The structural studies of 2-[(4-tert-butylphenyl)-5–(4-biphenyl)]-1, 3, 4- oxadiazole (PBD) incorporated γ ray irradiated chitosan films for optoelectronic applications

Abstract

Herein, versatile biopolymer chitosan films doped with 2-[(4-‑tert-butylphenyl)-5–(4-biphenyl)]-1, 3, 4- oxadiazole (PBD) a known OLED material were prepared by intercalation method. These films witnessed crosslinking which in turn exhibited exciting properties due to gamma irradiation with varied dosages. The radical mediated crosslinking of NH2 group with t‑butyl group was envisaged by the increased crystallinity of the films. The XPS analysis showed the formation of the bond between dopant and polymer backbone.
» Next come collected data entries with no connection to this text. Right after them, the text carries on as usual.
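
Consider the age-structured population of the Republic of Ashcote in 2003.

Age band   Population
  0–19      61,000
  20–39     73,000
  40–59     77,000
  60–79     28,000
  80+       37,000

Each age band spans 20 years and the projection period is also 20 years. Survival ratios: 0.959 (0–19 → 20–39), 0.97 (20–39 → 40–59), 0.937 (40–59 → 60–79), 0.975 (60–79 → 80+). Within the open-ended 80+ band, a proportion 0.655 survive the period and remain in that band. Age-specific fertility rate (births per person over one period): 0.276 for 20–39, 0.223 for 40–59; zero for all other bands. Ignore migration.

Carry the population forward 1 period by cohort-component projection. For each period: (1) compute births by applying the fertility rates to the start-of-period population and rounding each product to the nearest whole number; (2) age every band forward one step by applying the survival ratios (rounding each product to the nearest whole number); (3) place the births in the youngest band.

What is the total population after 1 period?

Period 1:
Births: 73000 × 0.276 = 20148, 77000 × 0.223 = 17171 — total 37319
20–39: 61000 × 0.959 = 58499
40–59: 73000 × 0.97 = 70810
60–79: 77000 × 0.937 = 72149
80+: 28000 × 0.975 + 37000 × 0.655 = 27300 + 24235 = 51535
Giving 37319 / 58499 / 70810 / 72149 / 51535.
Total after period 1: 37319 + 58499 + 70810 + 72149 + 51535 = 290312

290312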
The changes in binding energies of unirradiated and irradiated CHPBD films for N1s from 399.08 eV (1° amine) to 400.7 eV (2°amine), supported reaction of NH2 group with t‑butyl group of PBD in crosslinking of dopant and polymer matrix with the formation of CN linkage. In PXRD, peaks centered around 21.24° for pristine chitosan film, but for the unirradiated CHPBD, it was shifted to the lower angle16.09° to form amorphous film. However, for the irradiated CHPBD shifting to the higher angle 22.9°, 23.08°, 27.23° suggesting that dopant had chemically interacted with the polymer matrix. The Young's modulus, tensile strength indicated supportive properties. An interesting change in UV absorption behavior was observed for the unirradiated CHPBD exhibiting λmax at 290 nm with a hypsochromic shift with respected to dopant (λmax,309 nm). This indicated weak head-to-head alignment of dyes in an unirradiated matrix; whereas irradiation brought about changes through chemical crosslinking in the architecture of films with a redshift to 309 nm. Hyperchromism was also the effect of irradiation on films. The unirradiated films exhibited emission maxima around 369 nm whereas irradiated films showed 412 nm. Hence, a simple method was developed for the preparation of blue emissive biopolymeric materials.